Een beslissing wordt opgeschort.
25
HHM lezen het advies van de RvS d.d. 3 sept. over de brief van de gedeputeerden van HHM d.d. Wezel 27 augustus. Daarin wordt gesteld dat de magistraat van
Wezel niet te bewegen was hun burgers onder de wapens te
brengen. De RvS adviseert HHM de magistraat te Wezel te schrijven
dat hun weigering ongegrond is, omdat dit wordt
gevraagd met het oog op hun eigen verdediging. Zij dienen daarvoor
zelf te zorgen om niet in de macht te komen van de
koning
van Spanje. Indien dat wel gebeurt, is dat hun eigen
schuld en
kunnen zij niet anders dan als vijanden behandeld worden, ondanks
hun
pretentie neutraal te zijn gebleven, wat door de Spanjaarden niet
geloofd zou worden. Wanneer de magistraat te Wezel blijft weigeren
om
de burgerij onder de wapens te brengen en onder vaandels te
verdelen,
meent de RvS dat de halsstarrige burgemeesters gedeporteerd en
vervangen moeten worden door goedwillenden.

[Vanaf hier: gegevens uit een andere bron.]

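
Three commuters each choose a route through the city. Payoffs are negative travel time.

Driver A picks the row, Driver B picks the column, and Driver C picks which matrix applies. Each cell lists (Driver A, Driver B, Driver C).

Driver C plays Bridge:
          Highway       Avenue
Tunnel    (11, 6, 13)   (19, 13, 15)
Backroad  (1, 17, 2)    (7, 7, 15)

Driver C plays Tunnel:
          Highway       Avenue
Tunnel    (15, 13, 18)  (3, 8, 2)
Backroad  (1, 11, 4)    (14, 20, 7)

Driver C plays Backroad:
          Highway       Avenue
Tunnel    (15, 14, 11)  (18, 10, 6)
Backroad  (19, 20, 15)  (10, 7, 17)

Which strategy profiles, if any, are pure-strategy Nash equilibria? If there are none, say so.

(Tunnel, Highway, Tunnel); (Tunnel, Avenue, Bridge); (Backroad, Highway, Backroad)

For each strategy profile, look for a profitable unilateral deviation.
(Tunnel, Highway, Bridge): Driver B can switch to Avenue (6 → 13). Not NE.
(Tunnel, Highway, Tunnel): Driver A gets 15, best alternative 1; Driver B gets 13, best alternative 8; Driver C gets 18, best alternative 13. No profitable deviation — NE.
(Tunnel, Highway, Backroad): Driver A can switch to Backroad (15 → 19). Not NE.
(Tunnel, Avenue, Bridge): Driver A gets 19, best alternative 7; Driver B gets 13, best alternative 6; Driver C gets 15, best alternative 6. No profitable deviation — NE.
(Tunnel, Avenue, Tunnel): Driver A can switch to Backroad (3 → 14). Not NE.
(Tunnel, Avenue, Backroad): Driver B can switch to Highway (10 → 14). Not NE.
(Backroad, Highway, Bridge): Driver A can switch to Tunnel (1 → 11). Not NE.
(Backroad, Highway, Tunnel): Driver A can switch to Tunnel (1 → 15). Not NE.
(Backroad, Highway, Backroad): Driver A gets 19, best alternative 15; Driver B gets 20, best alternative 7; Driver C gets 15, best alternative 4. No profitable deviation — NE.
(Backroad, Avenue, Bridge): Driver A can switch to Tunnel (7 → 19). Not NE.
(Backroad, Avenue, Tunnel): Driver C can switch to Bridge (7 → 15). Not NE.
(The remaining 1 profile has a profitable deviation by the same check.)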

De RvS wil ook
dat HHM de magistraat manen de soldaten tegen behoorlijke
servitiën onder te brengen, dat aldaar moet
worden opgebracht. Met dat doel moeten ze enkele personen uit hun
midden benoemen om hierheen te komen in verband met de invoering
van
gemene middelen ter betaling van de onkosten aan servitiën,
vuur,
licht en
dergelijke, gelijk dat elders gebeurt. De matrozen en pontgasten
komen
ordinaris ten laste van de Admiraliteit en worden door de kapiteins
betaald, maar HHM moeten wel de betaling regelen van de werken te
Wezel en
Arnhem.
HHM zullen die van Wezel per brief dringend verzoeken hun burgerij onder de wapens te brengen, de soldaten onder te brengen tegen behoorlijke servitiën en enkele personen uit hun midden te benoemen om hierheen te komen, met volkomen macht om te helpen bij de aanwijzing van enkele in te voeren middelen waaruit de onkosten van de servitiën aan licht en andere noodzakelijkheden kunnen worden bekostigd. Wat betreft de betaling van de matrozen conformeren HHM zich aan het advies van de RvS, maar wat betreft de betaling van de werken bepalen zij dat de RvS zich moet richten naar de resolutie die naar aanleiding van het rapport van de thesaurier op 2 sept. is genomen.